I propose an additional aspect to this hypothetical ontology: that a more plausible explanation for what is conceived as emergence is convergence, not the constitution of wholes by elements, but the substantiation of elements by wholes.
It is recognized in quantum physics that space isn't empty, it is roiling with "virtual particles." Given the insoluble problem with the idea of emergence, it seems more plausible that spontaneity is ubiquitous, even if not embodied. If provided a viable structural framework, the universal spontaneity of Nature could converge, and become focused and dynamic, in individuality. When, for instance, Nature is instantiated in a brain, it becomes what we experience as consciousness and intentionality, with its highly developed capability for creativity and willfulness. Thus, by a natural convergence, neurons by their interaction wouldn't cause consciousness, they would enable it.

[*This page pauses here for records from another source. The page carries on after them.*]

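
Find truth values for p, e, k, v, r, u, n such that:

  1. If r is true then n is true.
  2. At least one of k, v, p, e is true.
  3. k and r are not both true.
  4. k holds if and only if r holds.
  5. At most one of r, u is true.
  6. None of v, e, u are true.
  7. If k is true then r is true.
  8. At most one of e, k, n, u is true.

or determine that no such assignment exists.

p=T; e=F; k=F; v=F; r=F; u=F; n=T

  (1) r=F ⇒ n: vacuous ✓
  (2) {k, v, p, e}: 1 true — at least one ✓
  (3) k=F, r=F — not both ✓
  (4) k=F, r=F — same ✓
  (5) {r, u}: 0 true — at most one ✓
  (6) {v, e, u}: 0 true — none ✓
  (7) k=F ⇒ r: vacuous ✓
  (8) {e, k, n, u}: 1 true — at most one ✓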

Even the transcendence involved in the instantiation of a new level of individuality needn't be considered abrupt, as it would be with an emergence of subjectivity from objectivity. We can see in the highly expressive aggregate spontaneity of human interactions abundant evidence of more-or-less transient convergences: In love, in culture - art, music, the sublimity of a choir, the eruption of applause - in collective prayer, in "national character", there is elementary, primordial individuation. Yes, it seems evident.
Conclusion
The present day culture of science isn't readily amenable to the non-deterministic notion of spontaneity being a fundamental principle, nor to the holistic idea of a universal nature that converges on structured systems to produce intentional, even willful individuals. But I submit that it provides a uniquely comprehensive explanation for consciousness and its natural place in our world. And ironically, however "metaphysical" it may seem to the disciplined scientific mind, it relieves science of the magical flights of theory that have been needed to account for human behavior.
The most immediate relief offered by the ontology of spontaneity is it allows our subjective experience, so incompatible with the dogma of determinism, the potential for full affirmation. It can also be liberating for materialists from the dogma of determinism, and the strain of denying our most intimate sense of self, consciousness, intentionality and willfulness.